1. Em primeiro lugar, o problema dos exames nacionais. Depois de dois anos de pandemia, e de quase abolição dos exames, percebeu-se, quando se procurava voltar à normalidade, que se generalizou em muitos colégios e escolas secundárias um fenómeno de inflação de notas: há mesmo disciplinas em que mais de metade dos alunos têm classificação de 20 valores. Esta degradação beneficia sobretudo os estudantes de estratos sociais e económicos mais elevados, comprometendo a confiança social no próprio regime de acesso. Chegados a este ponto, os exames nacionais, com todas as suas limitações, acabam por ser a componente mais fiável, se o objetivo for introduzir mais justiça no acesso e mitigar efeitos das desigualdades escolares.
2. Em segundo lugar, o problema dos contingentes ou concursos especiais para entrada no Ensino Superior, que definem regras para situações especiais, visando corrigir injustiças. Com o que se sabe hoje, esta matéria não pode deixar de ser revisitada. Que injustiça estamos a corrigir quando ocorrem casos como a entrada de estudantes da Madeira e dos Açores com 11 ou 12 valores, em cursos como Gestão ou Psicologia, em universidades do Continente em que as notas dos últimos colocados são de 18 valores, passando à frente de mais de 1200 candidatos de outras regiões do país? Justifica-se este privilégio?

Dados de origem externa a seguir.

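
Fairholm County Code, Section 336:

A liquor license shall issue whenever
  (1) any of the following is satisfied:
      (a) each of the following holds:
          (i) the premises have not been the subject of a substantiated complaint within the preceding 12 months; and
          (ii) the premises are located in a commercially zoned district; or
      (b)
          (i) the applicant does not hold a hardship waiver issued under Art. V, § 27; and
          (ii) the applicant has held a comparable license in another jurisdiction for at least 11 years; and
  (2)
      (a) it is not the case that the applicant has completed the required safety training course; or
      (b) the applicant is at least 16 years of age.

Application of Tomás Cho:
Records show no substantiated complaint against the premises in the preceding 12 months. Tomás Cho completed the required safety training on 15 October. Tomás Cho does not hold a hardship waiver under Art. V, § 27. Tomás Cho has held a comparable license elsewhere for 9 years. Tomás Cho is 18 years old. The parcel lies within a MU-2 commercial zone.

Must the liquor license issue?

Yes — granted.

(i) no complaint in 12 mo. — satisfied.
(ii) commercially zoned — holds.
(a): T AND T → true.
(i) not (hardship waiver) — satisfied.
(ii) prior license ≥ 11 yr — not satisfied.
So (b) is not satisfied (T AND F).
(1): T OR F → true.
(a) not (safety training) — fails.
(b) age ≥ 16 — satisfied.
So (2) is satisfied (F OR T).
Overall = T AND T = true.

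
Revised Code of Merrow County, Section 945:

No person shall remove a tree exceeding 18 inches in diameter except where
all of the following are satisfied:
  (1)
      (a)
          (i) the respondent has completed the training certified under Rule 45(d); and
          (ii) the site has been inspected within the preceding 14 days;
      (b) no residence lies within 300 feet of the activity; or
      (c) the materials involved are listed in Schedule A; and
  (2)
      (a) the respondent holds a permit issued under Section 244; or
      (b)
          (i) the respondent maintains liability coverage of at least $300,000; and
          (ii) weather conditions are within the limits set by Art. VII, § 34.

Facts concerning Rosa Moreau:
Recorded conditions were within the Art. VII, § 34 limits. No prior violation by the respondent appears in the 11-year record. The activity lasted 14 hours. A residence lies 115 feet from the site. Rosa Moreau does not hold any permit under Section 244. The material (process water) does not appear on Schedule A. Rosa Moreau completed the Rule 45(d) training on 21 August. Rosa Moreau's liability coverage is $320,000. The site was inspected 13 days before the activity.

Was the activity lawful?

Yes — lawful.

(i) training certified — met.
(ii) site inspected — holds.
So (a) is satisfied (T AND T).
(b) no residence in 300 ft — not met.
(c) Schedule A material — not satisfied.
(1) = T OR F OR F = true.
(a) holds permit — not satisfied.
(i) coverage ≥ $300,000 — holds.
(ii) weather ok — met.
(b): T AND T → true.
(2) = F OR T = true.
Overall: T AND T → true.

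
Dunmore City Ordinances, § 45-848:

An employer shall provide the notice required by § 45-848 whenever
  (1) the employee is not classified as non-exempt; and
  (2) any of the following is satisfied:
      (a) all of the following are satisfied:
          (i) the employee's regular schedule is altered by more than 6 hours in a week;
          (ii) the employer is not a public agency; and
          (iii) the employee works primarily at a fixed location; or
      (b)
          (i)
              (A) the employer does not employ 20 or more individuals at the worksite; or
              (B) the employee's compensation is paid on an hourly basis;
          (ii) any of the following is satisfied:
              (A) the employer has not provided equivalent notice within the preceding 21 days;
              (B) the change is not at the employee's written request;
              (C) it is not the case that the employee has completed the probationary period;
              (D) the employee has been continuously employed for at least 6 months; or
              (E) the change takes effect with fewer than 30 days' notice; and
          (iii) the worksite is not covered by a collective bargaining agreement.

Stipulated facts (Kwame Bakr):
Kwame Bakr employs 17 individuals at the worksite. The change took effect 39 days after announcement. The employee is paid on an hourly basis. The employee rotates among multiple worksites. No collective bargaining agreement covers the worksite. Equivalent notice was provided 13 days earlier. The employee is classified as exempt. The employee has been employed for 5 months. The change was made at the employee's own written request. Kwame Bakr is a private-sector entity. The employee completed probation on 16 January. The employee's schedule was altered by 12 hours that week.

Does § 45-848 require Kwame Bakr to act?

No — not required.

(1) not (non-exempt) — satisfied.
(i) schedule shift > 6h — met.
(ii) not (public agency) — met.
(iii) fixed location — not satisfied.
(a): T AND T AND F → false.
(A) not (≥ 20 at site) — satisfied.
(B) hourly-paid — met.
(i): T OR T → true.
(A) no recent notice — fails.
(B) not employee-requested — not satisfied.
(C) not (past probation) — fails.
(D) tenure ≥ 6 mo. — fails.
(E) < 30 days' notice — fails.
(ii) = F OR F OR F OR F OR F = false.
(iii) no CBA — holds.
So (b) is not satisfied (T AND F AND T).
(2) = F OR F = false.
Overall: T AND F → false.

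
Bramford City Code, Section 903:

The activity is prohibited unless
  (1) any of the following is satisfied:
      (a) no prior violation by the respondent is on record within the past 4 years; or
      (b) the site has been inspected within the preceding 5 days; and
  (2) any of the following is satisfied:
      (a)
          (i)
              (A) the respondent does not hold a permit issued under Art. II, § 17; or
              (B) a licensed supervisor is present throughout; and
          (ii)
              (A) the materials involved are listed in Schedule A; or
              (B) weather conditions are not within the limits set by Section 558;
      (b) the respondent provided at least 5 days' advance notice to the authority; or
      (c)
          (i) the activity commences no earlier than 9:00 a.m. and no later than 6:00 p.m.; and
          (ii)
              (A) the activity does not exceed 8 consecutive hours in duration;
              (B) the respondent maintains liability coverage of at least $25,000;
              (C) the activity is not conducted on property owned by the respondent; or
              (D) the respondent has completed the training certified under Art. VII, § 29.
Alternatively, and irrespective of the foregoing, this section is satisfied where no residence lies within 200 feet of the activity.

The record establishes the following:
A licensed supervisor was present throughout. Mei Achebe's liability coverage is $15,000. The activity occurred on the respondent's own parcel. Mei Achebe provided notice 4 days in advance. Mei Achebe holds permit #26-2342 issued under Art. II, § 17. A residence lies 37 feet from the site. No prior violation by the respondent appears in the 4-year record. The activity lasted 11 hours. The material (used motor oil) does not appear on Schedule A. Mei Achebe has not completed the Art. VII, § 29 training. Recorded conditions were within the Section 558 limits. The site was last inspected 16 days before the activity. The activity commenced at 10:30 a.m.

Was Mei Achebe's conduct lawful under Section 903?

(a) no prior violation — satisfied.
(b) site inspected — fails.
(1): T OR F → true.
(A) not (holds permit) — not met.
(B) supervisor present — holds.
(i) = F OR T = true.
(A) Schedule A material — fails.
(B) not (weather ok) — fails.
So (ii) is not satisfied (F OR F).
(a): T AND F → false.
(b) ≥5 days' notice — not met.
(i) start within hours — satisfied.
(A) ≤ 8 hrs duration — not met.
(B) coverage ≥ $25,000 — not satisfied.
(C) not (own property) — not satisfied.
(D) training certified — fails.
(ii) = F OR F OR F OR F = false.
So (c) is not satisfied (T AND F).
(2) = F OR F OR F = false.
Overall = T AND F = false.
Exception (no residence in 200 ft) — not satisfied.
Result: main false OR exception false → false.

No — unlawful.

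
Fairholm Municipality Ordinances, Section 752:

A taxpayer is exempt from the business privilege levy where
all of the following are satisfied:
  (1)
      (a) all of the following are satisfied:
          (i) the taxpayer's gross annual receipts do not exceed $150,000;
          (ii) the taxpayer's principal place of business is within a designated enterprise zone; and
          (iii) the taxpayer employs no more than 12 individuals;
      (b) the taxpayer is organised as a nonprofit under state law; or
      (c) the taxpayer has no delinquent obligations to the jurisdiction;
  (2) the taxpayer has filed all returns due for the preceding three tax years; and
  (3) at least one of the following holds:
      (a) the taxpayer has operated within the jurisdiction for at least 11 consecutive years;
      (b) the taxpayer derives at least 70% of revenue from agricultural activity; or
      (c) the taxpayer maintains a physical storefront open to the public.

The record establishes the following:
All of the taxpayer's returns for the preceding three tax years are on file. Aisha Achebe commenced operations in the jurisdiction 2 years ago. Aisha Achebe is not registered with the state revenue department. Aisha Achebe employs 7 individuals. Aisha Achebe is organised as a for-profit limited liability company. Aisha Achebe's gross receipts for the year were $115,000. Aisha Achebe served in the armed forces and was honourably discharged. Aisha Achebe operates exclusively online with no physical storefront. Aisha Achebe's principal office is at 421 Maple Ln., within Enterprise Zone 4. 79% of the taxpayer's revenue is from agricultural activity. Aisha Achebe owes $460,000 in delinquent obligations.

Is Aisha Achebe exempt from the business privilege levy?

Yes — exempt.

(i) receipts ≤ $150,000 — satisfied.
(ii) in enterprise zone — met.
(iii) ≤ 12 employees — satisfied.
So (a) is satisfied (T AND T AND T).
(b) nonprofit — fails.
(c) no delinquency — fails.
So (1) is satisfied (T OR F OR F).
(2) returns current — met.
(a) ≥ 11 yrs in jurisdiction — not satisfied.
(b) ≥70% agricultural — met.
(c) has storefront — fails.
(3) = F OR T OR F = true.
Overall: T AND T AND T → true.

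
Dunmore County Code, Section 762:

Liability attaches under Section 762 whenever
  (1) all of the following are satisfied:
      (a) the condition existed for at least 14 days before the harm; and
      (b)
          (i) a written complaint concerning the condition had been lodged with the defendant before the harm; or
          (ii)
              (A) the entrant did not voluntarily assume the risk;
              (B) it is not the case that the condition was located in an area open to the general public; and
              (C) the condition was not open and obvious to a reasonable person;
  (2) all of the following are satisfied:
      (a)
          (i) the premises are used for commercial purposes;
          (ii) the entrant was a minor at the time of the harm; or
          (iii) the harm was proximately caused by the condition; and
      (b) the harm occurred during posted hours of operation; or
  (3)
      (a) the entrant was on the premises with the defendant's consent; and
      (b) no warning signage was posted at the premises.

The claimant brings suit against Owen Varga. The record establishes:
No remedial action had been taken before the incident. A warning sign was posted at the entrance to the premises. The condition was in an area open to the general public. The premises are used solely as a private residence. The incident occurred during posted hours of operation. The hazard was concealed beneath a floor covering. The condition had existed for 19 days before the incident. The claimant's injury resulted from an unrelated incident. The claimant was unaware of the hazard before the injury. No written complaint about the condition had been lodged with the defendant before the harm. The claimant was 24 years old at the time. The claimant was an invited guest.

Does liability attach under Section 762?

No — not liable.

(a) condition ≥14 days old — satisfied.
(i) complaint lodged — fails.
(A) no assumed risk — holds.
(B) not (public area) — fails.
(C) not open/obvious — satisfied.
So (ii) is not satisfied (T AND F AND T).
So (b) is not satisfied (F OR F).
(1): T AND F → false.
(i) commercial use — not met.
(ii) entrant a minor — not met.
(iii) proximate cause — not met.
(a) = F OR F OR F = false.
(b) during posted hours — satisfied.
(2): F AND T → false.
(a) consent to enter — satisfied.
(b) no signage posted — not satisfied.
So (3) is not satisfied (T AND F).
Overall: F OR F OR F → false.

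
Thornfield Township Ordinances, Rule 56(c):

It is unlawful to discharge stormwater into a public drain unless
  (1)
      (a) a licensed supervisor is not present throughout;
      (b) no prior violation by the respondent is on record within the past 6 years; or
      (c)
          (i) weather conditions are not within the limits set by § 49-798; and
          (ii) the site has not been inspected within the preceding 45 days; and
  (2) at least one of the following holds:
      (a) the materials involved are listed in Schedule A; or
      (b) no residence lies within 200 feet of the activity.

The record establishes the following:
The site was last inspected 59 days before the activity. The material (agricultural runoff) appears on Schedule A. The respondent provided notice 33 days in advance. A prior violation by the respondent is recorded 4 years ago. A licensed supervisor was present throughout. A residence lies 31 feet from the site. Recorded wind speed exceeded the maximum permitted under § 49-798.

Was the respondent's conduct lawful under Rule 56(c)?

(a) not (supervisor present) — not met.
(b) no prior violation — fails.
(i) not (weather ok) — satisfied.
(ii) not (site inspected) — satisfied.
(c): T AND T → true.
(1): F OR F OR T → true.
(a) Schedule A material — holds.
(b) no residence in 200 ft — not met.
So (2) is satisfied (T OR F).
Overall = T AND T = true.

Yes — lawful.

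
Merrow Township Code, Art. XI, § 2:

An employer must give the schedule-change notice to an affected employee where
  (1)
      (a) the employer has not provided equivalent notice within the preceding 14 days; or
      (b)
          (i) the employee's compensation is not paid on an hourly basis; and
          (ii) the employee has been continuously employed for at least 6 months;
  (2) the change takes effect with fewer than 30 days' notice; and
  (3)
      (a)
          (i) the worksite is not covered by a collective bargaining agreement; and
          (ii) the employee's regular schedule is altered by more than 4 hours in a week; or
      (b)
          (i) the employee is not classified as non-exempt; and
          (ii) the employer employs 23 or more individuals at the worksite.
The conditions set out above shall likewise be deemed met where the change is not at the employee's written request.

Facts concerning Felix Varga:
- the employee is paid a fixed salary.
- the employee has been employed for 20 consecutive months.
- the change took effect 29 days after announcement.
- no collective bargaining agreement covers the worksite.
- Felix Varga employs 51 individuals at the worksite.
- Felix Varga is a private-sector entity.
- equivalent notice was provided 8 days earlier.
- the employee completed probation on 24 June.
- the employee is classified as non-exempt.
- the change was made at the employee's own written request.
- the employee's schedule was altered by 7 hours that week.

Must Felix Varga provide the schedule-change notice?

(a) no recent notice — not satisfied.
(i) not (hourly-paid) — satisfied.
(ii) tenure ≥ 6 mo. — satisfied.
(b) = T AND T = true.
(1) = F OR T = true.
(2) < 30 days' notice — holds.
(i) no CBA — satisfied.
(ii) schedule shift > 4h — satisfied.
(a): T AND T → true.
(i) not (non-exempt) — not satisfied.
(ii) ≥ 23 at site — met.
So (b) is not satisfied (F AND T).
(3) = T OR F = true.
Overall: T AND T AND T → true.
Exception (not employee-requested) — not satisfied.
Result: main true OR exception false → true.

Yes — required.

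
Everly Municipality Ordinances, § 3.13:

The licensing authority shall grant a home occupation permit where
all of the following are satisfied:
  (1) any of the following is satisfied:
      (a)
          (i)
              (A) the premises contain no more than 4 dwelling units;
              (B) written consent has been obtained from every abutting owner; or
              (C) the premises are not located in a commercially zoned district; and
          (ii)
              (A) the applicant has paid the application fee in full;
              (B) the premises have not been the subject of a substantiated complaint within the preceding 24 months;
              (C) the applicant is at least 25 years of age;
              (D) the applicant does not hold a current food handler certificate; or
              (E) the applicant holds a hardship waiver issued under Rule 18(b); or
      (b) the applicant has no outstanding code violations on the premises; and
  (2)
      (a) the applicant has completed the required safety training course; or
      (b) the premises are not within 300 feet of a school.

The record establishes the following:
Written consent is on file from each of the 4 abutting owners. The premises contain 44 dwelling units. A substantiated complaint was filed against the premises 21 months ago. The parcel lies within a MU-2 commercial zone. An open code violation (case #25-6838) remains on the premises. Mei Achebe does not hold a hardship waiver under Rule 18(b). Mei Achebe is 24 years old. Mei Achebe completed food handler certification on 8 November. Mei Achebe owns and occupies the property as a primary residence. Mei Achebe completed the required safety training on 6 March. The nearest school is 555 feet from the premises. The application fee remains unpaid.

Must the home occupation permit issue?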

3. Finalmente, o problema da necessidade de novos contingentes especiais. Sabemos hoje que, por razões económicas e de distanciamento social e cultural, há milhares de alunos, do Continente e das Regiões Autónomas, que não têm acesso ao Ensino Superior. Esta é talvez a situação de injustiça mais crítica que necessita de medidas urgentes para ser corrigida. Esse é o desafio que o Governo tem agora de enfrentar.